Feature Article |
The Best Schools 2008
By Jason Schwartz
It's Time to Get Serious About Saving Our Schools—Now
A prescription for beating the budget squeeze.
By Jason Schwartz
At the end of every school year, Arlington administrators ask themselves the same question: How much money will we need so we don't have to fire anyone?
"We run what's called the ‘everybody comes back' figure," says Nate Levenson, who recently stepped down as the town's superintendent.
Arlington came up $650,000 short in 2005, and $750,000 short in 2006. Last year it was $1.25 million behind. Despite raising fees and even the price of lunch, so far the system has lost 19 teachers, nine administrators, and a custodian.
It's not just Arlington. Every district's "everybody comes back" figure is drifting further from reach. The favored form of salvation has been Proposition 2½ override referendums, which allow voters to raise their taxes to help out beleaguered schools. But appealing to residents to dig deeper each year is no long-term solution—and anyway, last year only about half of the overrides that went to vote passed.
This much is true: It's never been trickier to ensure a top-shelf education for our kids. Skyrocketing energy prices have boosted the cost of powering buildings and transporting students, while spiraling healthcare expenses have driven insurance costs for staff through the gym roof (on top of that, older teachers are living longer and collecting more in pensions and medical benefits). As in Arlington, schools have hiked fees for clubs and sports to try to keep up, but jobs and electives—especially in the arts and music—still face the chopping block. The line between saving money and shortchanging students has gotten awfully blurred.

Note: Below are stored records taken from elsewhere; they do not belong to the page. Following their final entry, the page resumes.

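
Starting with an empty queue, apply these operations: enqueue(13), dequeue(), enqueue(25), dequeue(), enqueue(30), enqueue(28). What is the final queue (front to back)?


enqueue(13) -> [13]
dequeue() returns 13 -> []
enqueue(25) -> [25]
dequeue() returns 25 -> []
enqueue(30) -> [30]
enqueue(28) -> [30, 28]
Final queue (front to back): [30, 28]


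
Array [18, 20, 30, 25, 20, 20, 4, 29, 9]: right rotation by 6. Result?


Right rotate by 6: [25, 20, 20, 4, 29, 9, 18, 20, 30]


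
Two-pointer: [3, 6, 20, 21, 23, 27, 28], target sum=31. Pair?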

To his credit, Governor Deval Patrick has identified the problem and attacked it with big ideas. Unfortunately, putting into practice the reform plan he introduced this summer will be a tall order. Two of the governor's boldest initiatives—creating a statewide teacher contract and combining districts to create a greater economy of scale—could save wheelbarrows of cash, but unions and municipalities are notorious for protecting their turf. Then there's the matter of actually paying for all the governor's other proposals, which include making community colleges tuition-free and providing better pay for teachers in harder-to-staff subjects, like math. "We're building a house," Patrick has said. "You design it first and then cost it out."
Oh, boy. That approach is directly at odds with the crusade of state Treasurer Tim Cahill, who's railed against towns designing expensive new schools without practical plans for paying for them (see Newton North). Cahill takes Patrick's house analogy and turns it on its head: Figure out what you can reasonably spend, he advises, then build what makes sense. Straightforward though it may be, that's just the sort of pragmatism that should dictate classroom spending as well.

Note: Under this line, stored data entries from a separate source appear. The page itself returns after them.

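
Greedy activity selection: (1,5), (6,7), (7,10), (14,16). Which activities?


Greedy: pick earliest-ending, then skip overlaps.
Selected (4 activities): [(1, 5), (6, 7), (7, 10), (14, 16)]


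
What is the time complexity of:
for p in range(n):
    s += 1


Per nesting level: O(n) = O(n)
Complexity: O(n)


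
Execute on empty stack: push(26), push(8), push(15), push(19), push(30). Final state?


push(26) -> [26]
push(8) -> [26, 8]
push(15) -> [26, 8, 15]
push(19) -> [26, 8, 15, 19]
push(30) -> [26, 8, 15, 19, 30]
Final stack (bottom to top): [26, 8, 15, 19, 30]


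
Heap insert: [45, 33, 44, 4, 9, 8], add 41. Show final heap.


Append 41: [45, 33, 44, 4, 9, 8, 41]
Bubble up: no swaps needed
Result: [45, 33, 44, 4, 9, 8, 41]


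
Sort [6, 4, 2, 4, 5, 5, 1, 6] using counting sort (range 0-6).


Count array: [0, 1, 1, 0, 2, 2, 2]
Reconstruct: [1, 2, 4, 4, 5, 5, 6, 6]


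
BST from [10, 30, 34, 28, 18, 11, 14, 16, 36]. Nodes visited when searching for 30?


BST root = 10
Search for 30: compare at each node
Path: [10, 30]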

In some places, it already does. Across the state, the districts doing the best job in these lean times are the ones behaving less like schools and more like businesses.
For example, Arlington loaded up on consultants. One new hire, a cost-cutting analyst, saved the town more than a quarter-million dollars last year. Now the district has tasked a part-timer to scour sources like eBay for cheap textbooks, a move that's saving as much as 90 percent on some volumes. In Plymouth, implementing a consultant's rudimentary energy-savings plan—which amounted to little more than tips on when to turn off lights and computers and how high to set the thermostats—is saving the town about $1 million a year. "It sounds so simple, but goddamn it, it works," says the recently retired Bob Gurek, who oversaw the district's finances.

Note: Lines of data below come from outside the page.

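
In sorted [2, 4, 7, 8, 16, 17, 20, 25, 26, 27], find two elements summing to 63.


Two pointers: lo=0, hi=9
No pair sums to 63


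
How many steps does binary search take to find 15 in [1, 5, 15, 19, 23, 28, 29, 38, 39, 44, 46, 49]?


Search for 15:
[0,11] mid=5 arr[5]=28
[0,4] mid=2 arr[2]=15
Total: 2 comparisons


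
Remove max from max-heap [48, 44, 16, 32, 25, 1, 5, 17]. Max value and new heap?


Max = 48
Replace root with last, heapify down
Resulting heap: [44, 32, 16, 17, 25, 1, 5]


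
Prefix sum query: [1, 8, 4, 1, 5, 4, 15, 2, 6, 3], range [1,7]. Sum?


Prefix sums: [0, 1, 9, 13, 14, 19, 23, 38, 40, 46, 49]
Sum[1..7] = prefix[8] - prefix[1] = 40 - 1 = 39


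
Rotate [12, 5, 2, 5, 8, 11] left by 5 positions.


Left rotate by 5: [11, 12, 5, 2, 5, 8]


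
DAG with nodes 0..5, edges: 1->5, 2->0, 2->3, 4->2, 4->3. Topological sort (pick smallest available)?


Kahn's algorithm, process smallest node first
Order: [1, 4, 2, 0, 3, 5]


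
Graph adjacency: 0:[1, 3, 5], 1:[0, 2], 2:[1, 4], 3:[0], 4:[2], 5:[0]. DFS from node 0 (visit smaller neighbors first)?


DFS stack-based: start with [0]
Visit order: [0, 1, 2, 4, 3, 5]


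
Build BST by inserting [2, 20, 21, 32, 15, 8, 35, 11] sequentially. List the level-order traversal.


Root = 2; build tree by BST insertion.
Level-Order traversal: [2, 20, 15, 21, 8, 32, 11, 35]


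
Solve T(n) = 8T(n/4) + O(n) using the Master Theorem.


a=8, b=4, c=1. log_4(8)=1.5 > c=1. Case 1: O(n^log_b(a)) = O(n^1.500)
Complexity: O(n^1.500)


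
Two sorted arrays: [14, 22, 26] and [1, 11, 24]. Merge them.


Compare heads, take smaller each step.
Merged: [1, 11, 14, 22, 24, 26]


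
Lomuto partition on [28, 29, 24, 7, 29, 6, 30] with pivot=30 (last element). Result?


Elements <= 30 go left of pivot.
Result: [28, 29, 24, 7, 29, 6, 30], pivot at index 6


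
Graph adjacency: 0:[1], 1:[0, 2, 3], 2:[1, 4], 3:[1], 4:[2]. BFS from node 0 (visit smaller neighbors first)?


BFS queue: start with [0]
Visit order: [0, 1, 2, 3, 4]


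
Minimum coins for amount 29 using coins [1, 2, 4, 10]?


dp[0]=0; dp[i]=1+min(dp[i-c] for c in coins)
...dp[24]=3, dp[25]=4, dp[26]=4, dp[27]=5, dp[28]=4, dp[29]=5
Minimum coins for 29 = 5


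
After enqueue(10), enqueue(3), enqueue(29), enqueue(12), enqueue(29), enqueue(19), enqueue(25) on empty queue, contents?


enqueue(10) -> [10]
enqueue(3) -> [10, 3]
enqueue(29) -> [10, 3, 29]
enqueue(12) -> [10, 3, 29, 12]
enqueue(29) -> [10, 3, 29, 12, 29]
enqueue(19) -> [10, 3, 29, 12, 29, 19]
enqueue(25) -> [10, 3, 29, 12, 29, 19, 25]
Final queue (front to back): [10, 3, 29, 12, 29, 19, 25]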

Some administrators are also cribbing tactics from successful nonprofits and foundations by reaching out to the community's businesses and residents, and working strategically to spread the message. The Brookline Education Foundation, a fundraising group that supports that town's schools, last year collected more than $400,000 through events and solicitations. In plenty of other districts, administrators are making new efforts to communicate with residents—the same folks whose yes votes are needed on those override ballots. "We hold a number of public meetings, we take people on school tours, and we don't use a lot of educational jargon," says Westwood Assistant Superintendent Ed Kazanjian, who was on the winning side of an override vote last year.
Management consultants, fundraising, PR campaigns—the public school game is changing. Superintendents now have to be equally adept as educators and CEOs. They must understand complex fiscal matters as completely as they do what makes a child learn. Patrick should continue to pursue big-picture reform, but with our schools needing help now, it'll be up to superintendents and administrators to get creative, run their budgets efficiently, and deliver practical solutions. Their "everybody comes back" numbers depend on it.